While I spent hours sequestered in my writing space not being productive, housework wouldn't get done either, and I'd depend on my family to take up the slack. That was fine- even expected- during recovery, but now I need to step up as a wife and mom and start cracking the whip- on myself. The husband may be the leader of the family, but the wife is the glue that holds the family together.
That's what this reboot is all about. It has nothing to do with the New Year! It's just a happy coincidence.
Many of you feel as I do- that you're on a runaway horse with no control over your life. How do we let ourselves get into that state? Not everyone has the recovery time like I was given to contemplate lifestyle changes- you have to do it as you hold onto that horse! But if you set your mind to the task, you can slow that horse down enough to retrain it.

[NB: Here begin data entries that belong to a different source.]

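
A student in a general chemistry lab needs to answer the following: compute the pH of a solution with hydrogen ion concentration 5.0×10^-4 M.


pH = -log10([H+]) = -log10(5.0×10^-4)
= 4 - log10(5.0)
= 4 - 0.7
= 3.3

3.3


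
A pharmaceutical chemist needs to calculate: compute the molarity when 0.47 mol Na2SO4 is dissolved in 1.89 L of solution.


M = n/V = 0.47/1.89 = 0.249 mol/L

0.249 M


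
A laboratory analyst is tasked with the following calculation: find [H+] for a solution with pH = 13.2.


[H+] = 10^(-pH) = 10^(-13.2)
= 6.31×10^-14 M

6.31×10^-14 M


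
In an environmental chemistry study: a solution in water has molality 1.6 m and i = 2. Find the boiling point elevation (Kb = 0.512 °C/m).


ΔTb = Kb × m × i
= 0.512 × 1.6 × 2
= 1.6384 °C

1.6384 °C


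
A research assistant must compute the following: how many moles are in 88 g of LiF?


M(LiF) = 25.94 g/mol
n = mass/M = 88/25.94 = 3.3924 mol

3.3924 mol


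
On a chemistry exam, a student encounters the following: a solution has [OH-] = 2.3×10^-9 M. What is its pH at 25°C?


pOH = -log10([OH-]) = -log10(2.3×10^-9)
= 9 - log10(2.3) = 8.64
pH = 14 - pOH = 14 - 8.64 = 5.36

5.36


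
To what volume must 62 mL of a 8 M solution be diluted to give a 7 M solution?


C1V1 = C2V2
8 × 62 = 7 × V2
V2 = 496/7 = 70.86 mL

70.86 mL


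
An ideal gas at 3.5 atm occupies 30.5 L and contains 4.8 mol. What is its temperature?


PV = nRT  (R = 0.08206 L·atm/(mol·K))
T = PV/(nR) = 3.5×30.5/(4.8×0.08206)
= 106.75/0.393888
= 271.02 K

271.02 K


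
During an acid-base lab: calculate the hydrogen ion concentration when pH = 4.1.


[H+] = 10^(-pH) = 10^(-4.1)
= 7.94×10^-5 M

7.94×10^-5 M


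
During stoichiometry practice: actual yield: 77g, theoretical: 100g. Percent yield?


% yield = actual/theoretical × 100
= 77/100 × 100
= 77.0%

77.0%


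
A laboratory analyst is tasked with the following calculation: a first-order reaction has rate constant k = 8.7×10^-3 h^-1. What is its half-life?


t½ = ln2/k = 0.693147/(8.7×10^-3 h^-1)
= 79.67 h

79.67 h


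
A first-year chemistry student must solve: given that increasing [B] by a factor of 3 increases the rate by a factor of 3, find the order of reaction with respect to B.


rate ∝ [B]^n
3^n = 3 → n = 1
Order in B: 1

1


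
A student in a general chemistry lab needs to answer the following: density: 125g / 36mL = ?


ρ = mass/volume
= 125/36
= 3.472 g/mL

3.472 g/mL


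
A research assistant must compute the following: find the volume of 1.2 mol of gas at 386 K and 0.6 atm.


PV = nRT  (R = 0.08206 L·atm/(mol·K))
V = nRT/P = 1.2×0.08206×386/0.6
= 63.35 L

63.35 L


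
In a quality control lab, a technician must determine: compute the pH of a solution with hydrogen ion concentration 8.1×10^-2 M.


pH = -log10([H+]) = -log10(8.1×10^-2)
= 2 - log10(8.1)
= 2 - 0.91
= 1.09

1.09


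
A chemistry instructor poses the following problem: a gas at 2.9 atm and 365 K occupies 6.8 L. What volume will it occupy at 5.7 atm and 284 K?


P1V1/T1 = P2V2/T2
V2 = P1V1T2/(T1P2)
= 2.9×6.8×284/(365×5.7)
= 2.692 L

2.692 L


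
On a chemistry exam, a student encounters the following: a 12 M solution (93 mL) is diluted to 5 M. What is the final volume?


C1V1 = C2V2
12 × 93 = 5 × V2
V2 = 1116/5 = 223.2 mL

223.2 mL


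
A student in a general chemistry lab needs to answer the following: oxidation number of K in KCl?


Group 1 metal: +1
Oxidation number: +1

+1


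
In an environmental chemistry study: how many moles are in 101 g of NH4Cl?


M(NH4Cl) = 53.49 g/mol
n = mass/M = 101/53.49 = 1.8882 mol

1.8882 mol


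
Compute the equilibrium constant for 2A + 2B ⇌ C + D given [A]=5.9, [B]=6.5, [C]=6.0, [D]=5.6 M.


Kc = [C][D]/([A]^2[B]^2)
= (6.0^1 × 5.6^1)/(5.9^2 × 6.5^2)
= 33.6/1470.7225
= 0.02285

0.02285


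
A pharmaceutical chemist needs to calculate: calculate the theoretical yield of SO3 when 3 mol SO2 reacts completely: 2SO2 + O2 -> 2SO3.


Mole ratio SO3:SO2 = 2:2
n(SO3) = 3 × 2/2 = 3.000 mol
mass = 3.000 × 80.07 = 240.21 g

240.21 g


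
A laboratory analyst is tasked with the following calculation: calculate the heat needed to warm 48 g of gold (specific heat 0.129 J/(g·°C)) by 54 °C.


q = mcΔT = 48 × 0.129 × 54
= 334.37 J

334.37 J


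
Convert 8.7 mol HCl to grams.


M(HCl) = 36.46 g/mol
mass = n × M = 8.7 × 36.46 = 317.20 g

317.20 g


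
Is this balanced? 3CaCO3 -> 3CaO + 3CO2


Equation: 3CaCO3 -> 3CaO + 3CO2
Check atoms: C: 3=3, Ca: 3=3, O: 9=9
Balanced

Yes, balanced


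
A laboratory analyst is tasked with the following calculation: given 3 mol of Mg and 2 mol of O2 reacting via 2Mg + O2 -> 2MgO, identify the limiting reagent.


Mole ratio available / coefficient:
  Mg: 3/2 = 1.500
  O2: 2/1 = 2.000
Smaller ratio is limiting.

Mg


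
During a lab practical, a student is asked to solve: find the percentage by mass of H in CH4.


M(CH4) = 1×12.01 + 4×1.008 = 16.042 g/mol
Mass of H = 4 × 1.008 = 4.032 g/mol
% H = 4.032/16.042 × 100 = 25.13%

25.13%


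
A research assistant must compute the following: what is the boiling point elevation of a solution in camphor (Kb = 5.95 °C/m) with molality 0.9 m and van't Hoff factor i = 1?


ΔTb = Kb × m × i
= 5.95 × 0.9 × 1
= 5.355 °C

5.355 °C


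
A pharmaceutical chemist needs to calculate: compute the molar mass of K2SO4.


M(K2SO4) = 2×39.1 + 1×32.07 + 4×16.0
= 78.2 + 32.07 + 64.0
= 174.27 g/mol

174.27 g/mol


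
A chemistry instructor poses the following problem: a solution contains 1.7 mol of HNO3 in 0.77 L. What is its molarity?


M = n/V = 1.7/0.77 = 2.208 mol/L

2.208 M


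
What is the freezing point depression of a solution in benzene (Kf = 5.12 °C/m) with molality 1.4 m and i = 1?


ΔTf = Kf × m × i
= 5.12 × 1.4 × 1
= 7.168 °C

7.168 °C


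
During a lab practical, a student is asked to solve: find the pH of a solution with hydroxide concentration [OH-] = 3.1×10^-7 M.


pOH = -log10([OH-]) = -log10(3.1×10^-7)
= 7 - log10(3.1) = 6.51
pH = 14 - pOH = 14 - 6.51 = 7.49

7.49


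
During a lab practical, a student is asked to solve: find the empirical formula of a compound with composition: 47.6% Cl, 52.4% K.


Assume 100 g sample. Moles of each element:
  Cl: 47.6/35.45 = 1.343 mol
  K: 52.4/39.1 = 1.34 mol
Divide by smallest (1.34):
  Cl: 1.343/1.34 = 1.0
  K: 1.34/1.34 = 1.0
Empirical formula: KCl

KCl


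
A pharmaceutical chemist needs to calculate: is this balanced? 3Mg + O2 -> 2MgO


Equation: 3Mg + O2 -> 2MgO
Check atoms: Mg: 3≠2, O: 2=2
Not balanced

No, not balanced


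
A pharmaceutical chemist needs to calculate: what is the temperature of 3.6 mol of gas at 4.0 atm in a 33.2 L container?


PV = nRT  (R = 0.08206 L·atm/(mol·K))
T = PV/(nR) = 4.0×33.2/(3.6×0.08206)
= 132.80/0.295416
= 449.54 K

449.54 K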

You'd be amazed how much time you can find in between the cracks to do this!
I found my time by giving up binge-watching Netflix. I also uninstalled time-sucking games on my phone. As much as I love them, I know they're bad for me. This saved me hours per day and allowed me to open my schedule for other things I needed to get done or accomplish. Take a look at your schedule and see where your extra time is hiding!
Oddly enough, cutting down my writing time has actually increased my writing productivity! I set deadlines for myself each day (including free time like Facebook and emails), setting a timer when I need to so I stay on track. I've done it a few times during recovery (mainly because I wasn't supposed to be at my desk for hours...oops), and it worked well. I'm going to be testing this timer method throughout the week and tweak it when needed.
Pray, schedule, read, learn, accomplish. That is my mantra for this upcoming year.
By the time I'm fully recovered, I won't be riding a runaway horse- at least for the most part- and God is going to help me enjoy the ride!